THE turner, Grigory Petrov, who had been known for years past as a splendid craftsman, and at the same time as the most senseless peasant in the Galtchinskoy district, was taking his old woman to the hospital. He had to drive over twenty miles, and it was an awful road. A government post driver could hardly have coped with it, much less an incompetent sluggard like Grigory. A cutting cold wind was blowing straight in his face. Clouds of snowflakes were whirling round and round in all directions, so that one could not tell whether the snow was falling from the sky or rising from the earth. The fields, the telegraph posts, and the forest could not be seen for the fog of snow. And when a particularly violent gust of wind swooped down on Grigory, even the yoke above the horse's head could not be seen. The wretched, feeble little nag crawled slowly along. It took all its strength to drag its legs out of the snow and to tug with its head. The turner was in a hurry. He kept restlessly hopping up and down on the front seat and lashing the horse's back.
"Don't cry, Matryona,…" he muttered. "Have a little patience. Please God we shall reach the hospital, and in a trice it will be the right thing for you…. Pavel Ivanitch will give you some little drops, or tell them to bleed you; or maybe his honor will be pleased to rub you with some sort of spirit—it'll…draw it out of your side. Pavel Ivanitch will do his best. He will shout and stamp about, but he will do his best…. He is a nice gentleman, affable, God give him health! As soon as we get there he will dart out of his room and will begin calling me names. 'How? Why so?' he will cry. 'Why did you not come at the right time? I am not a dog to be hanging about waiting on you devils all day. Why did you not come in the morning? Go away! Get out of my sight. Come again to–morrow.' And I shall say: 'Mr. Doctor! Pavel Ivanitch! Your honor!' Get on, do! plague take you, you devil! Get on!"

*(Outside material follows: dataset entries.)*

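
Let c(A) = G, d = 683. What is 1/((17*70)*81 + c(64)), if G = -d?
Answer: 1/95707 ≈ 1.0449e-5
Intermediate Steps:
G = -683 (G = -1*683 = -683)
c(A) = -683
1/((17*70)*81 + c(64)) = 1/((17*70)*81 - 683) = 1/(1190*81 - 683) = 1/(96390 - 683) = 1/95707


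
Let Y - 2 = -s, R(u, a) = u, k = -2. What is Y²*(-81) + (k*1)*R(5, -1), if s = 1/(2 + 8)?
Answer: -30241/100 ≈ -302.41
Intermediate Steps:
s = ⅒ (s = 1/10 = ⅒ ≈ 0.10000)
Y = 19/10 (Y = 2 - 1*⅒ = 2 - ⅒ = 19/10 ≈ 1.9000)
Y²*(-81) + (k*1)*R(5, -1) = (19/10)²*(-81) - 2*1*5 = (361/100)*(-81) - 2*5 = -29241/100 - 10 = -30241/100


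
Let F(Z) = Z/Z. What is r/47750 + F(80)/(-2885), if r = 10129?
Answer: 5834883/27551750 ≈ 0.21178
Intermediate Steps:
F(Z) = 1
r/47750 + F(80)/(-2885) = 10129/47750 + 1/(-2885) = 10129*(1/47750) + 1*(-1/2885) = 10129/47750 - 1/2885 = 5834883/27551750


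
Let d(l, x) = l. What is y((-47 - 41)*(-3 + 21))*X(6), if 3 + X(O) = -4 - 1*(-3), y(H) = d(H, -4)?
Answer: 6336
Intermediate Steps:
y(H) = H
X(O) = -4 (X(O) = -3 + (-4 - 1*(-3)) = -3 + (-4 + 3) = -3 - 1 = -4)
y((-47 - 41)*(-3 + 21))*X(6) = ((-47 - 41)*(-3 + 21))*(-4) = -88*18*(-4) = -1584*(-4) = 6336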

The turner lashed his nag, and without looking at the old woman went on muttering to himself:
"'Your honor! It's true as before God…. Here's the Cross for you, I set off almost before it was light. How could I be here in time if the Lord…. The Mother of God…is wroth, and has sent such a snowstorm? Kindly look for yourself…. Even a first–rate horse could not do it, while mine—you can see for yourself—is not a horse but a disgrace.' And Pavel Ivanitch will frown and shout: 'We know you! You always find some excuse! Especially you, Grishka; I know you of old! I'll be bound you have stopped at half a dozen taverns!' And I shall say: 'Your honor! am I a criminal or a heathen? My old woman is giving up her soul to God, she is dying, and am I going to run from tavern to tavern! What an idea, upon my word! Plague take them, the taverns!' Then Pavel Ivanitch will order you to be taken into the hospital, and I shall fall at his feet…. 'Pavel Ivanitch! Your honor, we thank you most humbly! Forgive us fools and anathemas, don't be hard on us peasants! We deserve a good kicking, while you graciously put yourself out and mess your feet in the snow!' And Pavel Ivanitch will give me a look as though he would like to hit me, and will say: 'You'd much better not be swilling vodka, you fool, but taking pity on your old woman instead of falling at my feet. You want a thrashing!' 'You are right there—a thrashing, Pavel Ivanitch, strike me God! But how can we help bowing down at your feet if you are our benefactor, and a real father to us? Your honor! I give you my word,…here as before God,…you may spit in my face if I deceive you: as soon as my Matryona, this same here, is well again and restored to her natural condition, I'll make anything for your honor that you would like to order! A cigarette–case, if you like, of the best birchwood,…balls for croquet, skittles of the most foreign pattern I can turn…. I will make anything for you! I won't take a farthing from you. In Moscow they would charge you four roubles for such a cigarette–case, but I won't take a farthing.' The doctor will laugh and say: 'Oh, all right, all right…. I see! But it's a pity you are a drunkard….' I know how to manage the gentry, old girl. There isn't a gentleman I couldn't talk to. Only God grant we don't get off the road. Oh, how it is blowing! One's eyes are full of snow."